Okay, so I'm panicking cause I was supposed to give my draft in two weeks ago... and I haven't... Cause I got stuck... And began to procrastinate... Have started it again now... AND I'M STILL STUCKKKKK!

So if someone could just give me the basic answers to these questions, I'll know I'm on the right track, or if I'm screwing it all up.

1) How would the resistance of a solution vary with the distance between the electrodes and WHYYYY?? (like linear, exponential etc...)

2) How would resistance vary with depth of the electrodes and why?

Obviously this is electrochemical cell stuff... Erm, just so you know its CuSO4 with graphite electrodes... And any relevant equations would be very much appreciated.
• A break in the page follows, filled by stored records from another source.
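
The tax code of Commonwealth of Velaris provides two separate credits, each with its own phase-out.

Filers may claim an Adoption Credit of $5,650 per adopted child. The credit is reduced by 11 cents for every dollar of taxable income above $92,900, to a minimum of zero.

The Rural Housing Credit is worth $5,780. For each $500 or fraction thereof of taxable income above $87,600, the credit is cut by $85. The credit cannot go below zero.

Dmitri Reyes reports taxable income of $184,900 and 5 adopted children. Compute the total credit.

$18,130

Adoption Credit: base = 5 × $5,650 = $28,250. 11% of the $92,000 excess over $92,900 is $10,120; credit = $28,250 − $10,120 = $18,130.
Rural Housing Credit: income exceeds $87,600 by $97,300 → 195 increments × $85 = $16,575 ≥ base, so the credit is $0.
Total: $18,130 + $0 = $18,130.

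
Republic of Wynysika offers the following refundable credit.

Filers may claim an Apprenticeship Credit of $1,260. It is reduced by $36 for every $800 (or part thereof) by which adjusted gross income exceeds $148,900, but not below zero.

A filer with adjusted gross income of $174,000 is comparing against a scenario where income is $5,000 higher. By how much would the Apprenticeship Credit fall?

At $174,000 — income exceeds $148,900 by $25,100, which is 32 full-or-partial $800 increments; reduction = 32 × $36 = $1,152, leaving $108.
At $179,000 — income exceeds $148,900 by $30,100 → 38 increments × $36 = $1,368 ≥ base, so the credit is $0.
Lost: $108 − $0 = $108.

$108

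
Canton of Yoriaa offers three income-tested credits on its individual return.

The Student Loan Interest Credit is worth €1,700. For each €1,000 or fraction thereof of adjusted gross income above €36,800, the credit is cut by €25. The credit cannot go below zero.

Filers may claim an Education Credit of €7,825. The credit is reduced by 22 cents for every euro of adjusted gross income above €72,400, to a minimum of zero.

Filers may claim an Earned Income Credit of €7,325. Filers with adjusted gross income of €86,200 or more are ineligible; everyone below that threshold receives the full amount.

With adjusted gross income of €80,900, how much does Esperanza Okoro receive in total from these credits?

Student Loan Interest Credit: income exceeds €36,800 by €44,100, which is 45 full-or-partial €1,000 increments; reduction = 45 × €25 = €1,125, leaving €575.
Education Credit: 22% of the €8,500 excess over €72,400 is €1,870; credit = €7,825 − €1,870 = €5,955.
Earned Income Credit: €80,900 is below the €86,200 cutoff, so the full €7,325 applies.
Total: €575 + €5,955 + €7,325 = €13,855.

€13,855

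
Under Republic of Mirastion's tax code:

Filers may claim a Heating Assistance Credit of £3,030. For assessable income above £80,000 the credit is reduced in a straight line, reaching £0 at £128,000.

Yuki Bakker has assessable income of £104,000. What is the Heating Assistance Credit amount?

£1,515

Heating Assistance Credit: £104,000 is £24,000 into a £48,000 phase-out range, leaving 24,000/48,000 of the credit: £3,030 × 24,000/48,000 = £1,515.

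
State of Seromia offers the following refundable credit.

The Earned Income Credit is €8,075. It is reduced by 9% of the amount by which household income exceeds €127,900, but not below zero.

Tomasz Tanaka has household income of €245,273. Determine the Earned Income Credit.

€0

Earned Income Credit: 9% of the €117,373 excess over €127,900 is €10,563.57 ≥ base, so the credit is €0.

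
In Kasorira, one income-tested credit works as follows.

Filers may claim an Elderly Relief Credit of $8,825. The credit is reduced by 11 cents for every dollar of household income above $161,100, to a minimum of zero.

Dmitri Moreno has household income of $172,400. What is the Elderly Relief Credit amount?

Elderly Relief Credit: 11% of the $11,300 excess over $161,100 is $1,243; credit = $8,825 − $1,243 = $7,582.

$7,582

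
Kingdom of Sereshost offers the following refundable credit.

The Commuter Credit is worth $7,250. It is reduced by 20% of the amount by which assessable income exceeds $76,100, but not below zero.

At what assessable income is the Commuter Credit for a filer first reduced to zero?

The credit falls by 20% of each dollar above $76,100, so it reaches zero when the excess is $7,250 / 20% = $36,250: income = $76,100 + $36,250 = $112,350.

$112,350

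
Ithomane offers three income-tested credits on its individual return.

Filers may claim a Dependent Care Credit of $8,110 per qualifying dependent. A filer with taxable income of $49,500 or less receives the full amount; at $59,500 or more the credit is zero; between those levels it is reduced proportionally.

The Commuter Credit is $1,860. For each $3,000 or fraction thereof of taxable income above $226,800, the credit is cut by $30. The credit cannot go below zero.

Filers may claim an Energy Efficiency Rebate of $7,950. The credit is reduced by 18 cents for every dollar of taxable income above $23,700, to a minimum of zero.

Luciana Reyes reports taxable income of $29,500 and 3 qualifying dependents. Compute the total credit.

$33,096

Dependent Care Credit: base = 3 × $8,110 = $24,330. $29,500 is at or below the $49,500 threshold, so the full $24,330 applies.
Commuter Credit: $29,500 is at or below the $226,800 threshold, so the full $1,860 applies.
Energy Efficiency Rebate: 18% of the $5,800 excess over $23,700 is $1,044; credit = $7,950 − $1,044 = $6,906.
Total: $24,330 + $1,860 + $6,906 = $33,096.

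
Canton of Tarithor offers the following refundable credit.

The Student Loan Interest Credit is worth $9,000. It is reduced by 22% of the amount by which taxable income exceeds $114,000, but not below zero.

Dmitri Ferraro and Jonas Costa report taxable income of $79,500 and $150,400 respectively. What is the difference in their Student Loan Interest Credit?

Dmitri ($79,500): Student Loan Interest Credit: $79,500 is at or below the $114,000 threshold, so the full $9,000 applies.
Jonas ($150,400): Student Loan Interest Credit: 22% of the $36,400 excess over $114,000 is $8,008; credit = $9,000 − $8,008 = $992.
Difference: |$9,000 − $992| = $8,008.

$8,008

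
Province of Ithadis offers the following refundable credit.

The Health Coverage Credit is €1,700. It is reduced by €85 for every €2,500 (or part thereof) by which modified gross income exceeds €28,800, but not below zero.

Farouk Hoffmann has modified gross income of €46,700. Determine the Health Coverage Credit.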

If someone can help me I will be eternally grateful to you!

xxx

 

[shinichii]

Please help, I haven't had any replies on student room or yahoo answers... I need this in by midnight!

 

[shinichii]

okay so this is what I've got so far:

1) Resistance increases linearly as distance apart increases. As the distance increases, there is further for the ions to travel from the anode to the cathode, meaning the resistance is greater. But I can't work out WHY it's linear?!? Is there an equation linking distance and resistance?
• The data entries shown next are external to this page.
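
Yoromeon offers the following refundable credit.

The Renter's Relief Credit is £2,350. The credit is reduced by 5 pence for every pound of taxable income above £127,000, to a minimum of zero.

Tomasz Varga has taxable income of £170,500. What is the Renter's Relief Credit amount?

Renter's Relief Credit: 5% of the £43,500 excess over £127,000 is £2,175; credit = £2,350 − £2,175 = £175.

£175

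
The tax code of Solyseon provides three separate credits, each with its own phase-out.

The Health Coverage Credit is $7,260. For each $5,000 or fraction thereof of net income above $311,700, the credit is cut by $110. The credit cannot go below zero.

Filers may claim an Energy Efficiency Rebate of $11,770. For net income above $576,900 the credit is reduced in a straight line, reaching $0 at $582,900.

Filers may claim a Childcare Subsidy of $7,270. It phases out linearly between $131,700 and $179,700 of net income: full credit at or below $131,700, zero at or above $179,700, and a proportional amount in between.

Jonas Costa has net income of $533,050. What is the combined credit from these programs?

$14,080

Health Coverage Credit: income exceeds $311,700 by $221,350, which is 45 full-or-partial $5,000 increments; reduction = 45 × $110 = $4,950, leaving $2,310.
Energy Efficiency Rebate: $533,050 is at or below the $576,900 threshold, so the full $11,770 applies.
Childcare Subsidy: $533,050 is at or above $179,700, so the credit is $0.
Total: $2,310 + $11,770 + $0 = $14,080.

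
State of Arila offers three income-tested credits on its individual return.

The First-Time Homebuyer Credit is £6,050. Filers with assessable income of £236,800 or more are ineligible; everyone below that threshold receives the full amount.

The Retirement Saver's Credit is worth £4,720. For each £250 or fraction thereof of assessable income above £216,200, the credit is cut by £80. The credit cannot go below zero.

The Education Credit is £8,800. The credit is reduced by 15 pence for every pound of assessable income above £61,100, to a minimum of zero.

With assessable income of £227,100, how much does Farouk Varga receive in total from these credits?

£7,250

First-Time Homebuyer Credit: £227,100 is below the £236,800 cutoff, so the full £6,050 applies.
Retirement Saver's Credit: income exceeds £216,200 by £10,900, which is 44 full-or-partial £250 increments; reduction = 44 × £80 = £3,520, leaving £1,200.
Education Credit: 15% of the £166,000 excess over £61,100 is £24,900 ≥ base, so the credit is £0.
Total: £6,050 + £1,200 + £0 = £7,250.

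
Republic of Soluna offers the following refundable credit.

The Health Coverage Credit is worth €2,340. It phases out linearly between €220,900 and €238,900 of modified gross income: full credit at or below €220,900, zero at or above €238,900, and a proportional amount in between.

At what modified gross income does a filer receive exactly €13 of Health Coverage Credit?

€13 is 13/2,340 of the full €2,340, so 2,327/2,340 of the €18,000 range has been used: income = €220,900 + €18,000 × 2,327/2,340 = €238,800.

€238,800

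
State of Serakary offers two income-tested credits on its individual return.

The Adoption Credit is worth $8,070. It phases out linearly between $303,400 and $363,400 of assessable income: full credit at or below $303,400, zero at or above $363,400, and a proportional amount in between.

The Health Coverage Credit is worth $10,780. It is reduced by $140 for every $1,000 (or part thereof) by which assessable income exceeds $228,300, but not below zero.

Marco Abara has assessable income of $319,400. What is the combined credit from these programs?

$5,918

Adoption Credit: $319,400 is $16,000 into a $60,000 phase-out range, leaving 44,000/60,000 of the credit: $8,070 × 44,000/60,000 = $5,918.
Health Coverage Credit: income exceeds $228,300 by $91,100 → 92 increments × $140 = $12,880 ≥ base, so the credit is $0.
Total: $5,918 + $0 = $5,918.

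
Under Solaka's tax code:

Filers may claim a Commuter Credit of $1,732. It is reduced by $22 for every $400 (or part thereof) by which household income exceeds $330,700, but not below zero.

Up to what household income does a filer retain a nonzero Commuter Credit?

$361,900

After 78 increments the reduction is 78 × $22 = $1,716, leaving $16; one more increment wipes it out. Increment 78 ends at excess 78 × $400 = $31,200, so the highest qualifying income is $330,700 + $31,200 = $361,900.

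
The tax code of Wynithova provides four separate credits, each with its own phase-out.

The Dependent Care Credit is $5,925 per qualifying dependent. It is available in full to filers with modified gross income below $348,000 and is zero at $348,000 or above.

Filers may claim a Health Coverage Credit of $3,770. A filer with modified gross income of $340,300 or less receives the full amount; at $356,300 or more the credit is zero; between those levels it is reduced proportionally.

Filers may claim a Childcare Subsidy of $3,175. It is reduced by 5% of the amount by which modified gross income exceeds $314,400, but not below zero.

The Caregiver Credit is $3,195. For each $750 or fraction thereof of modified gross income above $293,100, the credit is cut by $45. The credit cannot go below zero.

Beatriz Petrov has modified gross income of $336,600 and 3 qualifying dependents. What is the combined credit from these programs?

$24,195

Dependent Care Credit: base = 3 × $5,925 = $17,775. $336,600 is below the $348,000 cutoff, so the full $17,775 applies.
Health Coverage Credit: $336,600 is at or below the $340,300 threshold, so the full $3,770 applies.
Childcare Subsidy: 5% of the $22,200 excess over $314,400 is $1,110; credit = $3,175 − $1,110 = $2,065.
Caregiver Credit: income exceeds $293,100 by $43,500, which is 58 full-or-partial $750 increments; reduction = 58 × $45 = $2,610, leaving $585.
Total: $17,775 + $3,770 + $2,065 + $585 = $24,195.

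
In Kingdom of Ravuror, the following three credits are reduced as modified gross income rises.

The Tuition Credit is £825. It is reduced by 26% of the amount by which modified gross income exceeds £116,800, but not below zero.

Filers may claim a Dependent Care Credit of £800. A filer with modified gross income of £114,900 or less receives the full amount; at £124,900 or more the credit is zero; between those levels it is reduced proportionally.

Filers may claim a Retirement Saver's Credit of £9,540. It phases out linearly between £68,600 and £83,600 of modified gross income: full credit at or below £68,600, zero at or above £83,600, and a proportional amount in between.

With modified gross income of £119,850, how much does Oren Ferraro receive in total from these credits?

Tuition Credit: 26% of the £3,050 excess over £116,800 is £793; credit = £825 − £793 = £32.
Dependent Care Credit: £119,850 is £4,950 into a £10,000 phase-out range, leaving 5,050/10,000 of the credit: £800 × 5,050/10,000 = £404.
Retirement Saver's Credit: £119,850 is at or above £83,600, so the credit is £0.
Total: £32 + £404 + £0 = £436.

£436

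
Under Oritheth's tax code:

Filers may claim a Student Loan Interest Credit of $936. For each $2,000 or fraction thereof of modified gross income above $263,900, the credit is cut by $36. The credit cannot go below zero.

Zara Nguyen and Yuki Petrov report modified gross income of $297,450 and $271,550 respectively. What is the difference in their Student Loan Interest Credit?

$468

Zara ($297,450): Student Loan Interest Credit: income exceeds $263,900 by $33,550, which is 17 full-or-partial $2,000 increments; reduction = 17 × $36 = $612, leaving $324.
Yuki ($271,550): Student Loan Interest Credit: income exceeds $263,900 by $7,650, which is 4 full-or-partial $2,000 increments; reduction = 4 × $36 = $144, leaving $792.
Difference: |$324 − $792| = $468.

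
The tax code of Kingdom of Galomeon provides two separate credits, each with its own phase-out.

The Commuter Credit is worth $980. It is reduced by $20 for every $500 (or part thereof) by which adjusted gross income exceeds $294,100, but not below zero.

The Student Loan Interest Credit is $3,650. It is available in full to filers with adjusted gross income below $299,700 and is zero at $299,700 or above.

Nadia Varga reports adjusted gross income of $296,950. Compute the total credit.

Commuter Credit: income exceeds $294,100 by $2,850, which is 6 full-or-partial $500 increments; reduction = 6 × $20 = $120, leaving $860.
Student Loan Interest Credit: $296,950 is below the $299,700 cutoff, so the full $3,650 applies.
Total: $860 + $3,650 = $4,510.

$4,510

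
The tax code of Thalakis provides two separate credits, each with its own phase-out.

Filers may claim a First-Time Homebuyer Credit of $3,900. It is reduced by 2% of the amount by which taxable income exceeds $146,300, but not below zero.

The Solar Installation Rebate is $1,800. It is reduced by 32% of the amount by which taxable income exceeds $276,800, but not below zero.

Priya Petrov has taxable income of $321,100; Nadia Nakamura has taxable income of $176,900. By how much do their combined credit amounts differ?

$4,684

Priya ($321,100): First-Time Homebuyer Credit: 2% of the $174,800 excess over $146,300 is $3,496; credit = $3,900 − $3,496 = $404. Solar Installation Rebate: 32% of the $44,300 excess over $276,800 is $14,176 ≥ base, so the credit is $0. total $404 + $0 = $404
Nadia ($176,900): First-Time Homebuyer Credit: 2% of the $30,600 excess over $146,300 is $612; credit = $3,900 − $612 = $3,288. Solar Installation Rebate: $176,900 is at or below the $276,800 threshold, so the full $1,800 applies. total $3,288 + $1,800 = $5,088
Difference: |$404 − $5,088| = $4,684.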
2)The graph I have looks like a perfect exponential, with resistance decreasing as the depth increases. I have got this so far:
Surface area of electrode increases linearly with depth
As The surface area increases, there are more ions traveling from the anode to the cathode (this is also linear?)
Then obviously as there are more ions, there is less resistance... but i have no idea why it becomes an exponential??

I hope you now know I don't want you to do this for me, and I HAVE already spent 3 hours trawling the internet trying to find out

thanks

 

[shinichii]

cmonnnn just a hint?

 

[gneill]

Take a look at the formula for the resistance of a wire given its length, cross sectional area, and inherent resistivity of the conductor. I think you can draw some parallels.

 

[shinichii]

Okayyyyy,, so I've got it to

R = ρL/(πdL + πr^2)

Is that right? is that the direction I should be taking? cause it doesn't look it

 

[gneill]

You don't need a circular cross section, just the cross sectional area will do.
$$R = \rho \frac{L}{A}$$
and in your case $A = W \cdot d$, where W is the plate width and d is the depth.

This will naturally be an approximation given that the cell (tank) probably has a cross sectional area larger than the plate areas, so there will be some "fringe effects" for the current path (there will be some current outside the straight-line volume connecting the plate surfaces).